The Healthier Side of a Taco Salad

Ingredients

  • Serves 4
  • For the taco meat
  • 1 teaspoon grapeseed or canola oil
  • 1 onion, diced
  • 3 cloves garlic, minced
  • 1 pound lean ground beef
  • 1 tablespoon chili powder
  • 1 teaspoon cumin
  • 1/2 teaspoon oregano
  • 1/2 teaspoon paprika
  • 1/2 teaspoon kosher salt
  • 1 can black beans, rinsed and drained
  • 1/4 cup water
  • For the salad
  • mixed green lettuce
  • 3 tomatoes
  • 2 small zucchini
  • 2 avacados
  • 1 red bell pepper
  • 1 cup shredded monteray jack cheese
  • lime slices
  • cilantro lime salad dressing
  • For the salad dressing
  • 1/4 cup grapeseed or canola oil
  • 2 tablespoons fresh lime juice
  • 2 tablespoons fresh cilantro, chopped
  • 1 tablespoon white wine vinegar
  • 1 teaspoon honey
  • pinch of salt and pepper
  • Notes: Can be made in advance and assembled before serving.

Preparation

Step 1

. For the Taco Meat: Heat oil in a large skillet over medium-low heat. Add onions, garlic, and a pinch of salt. Saute until onions are translucent, about 5 minutes. Turn heat up to medium-high and add ground meat. Sautee, stirring occasionaly, until the meat is browned. About 5 minutes. In a bowl combine chili powder, cumin, oregano, paprika, and salt, stir. Add the spice mix, beans, and water to the browned beef and stir to combine. Reduce the heat to medium-low and simmer until the water has evaporated, about 5 minutes.
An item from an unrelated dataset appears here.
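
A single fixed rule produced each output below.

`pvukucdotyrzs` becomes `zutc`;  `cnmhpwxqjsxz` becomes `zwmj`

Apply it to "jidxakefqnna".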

2. While the meat is simmering, dice all of your vegetables in bite-sized portions.

3. For the salad dressing: Combine all ingredients into a food processor or a blender and pulse until well blended and thick, about 30 seconds. This can also be done by hand in a bowl with a whisk.

4. To prepare the salad: Fill serving bowls or plates with lettuce. Drizzle 1 to 2 tablespoons per serving of the lime cilantro dressing over the lettuce. Next add 1/2 cup of the taco meat to the lettuce and follow with the vegetables. Serve with a slice of lime and a warm tortilla, optional.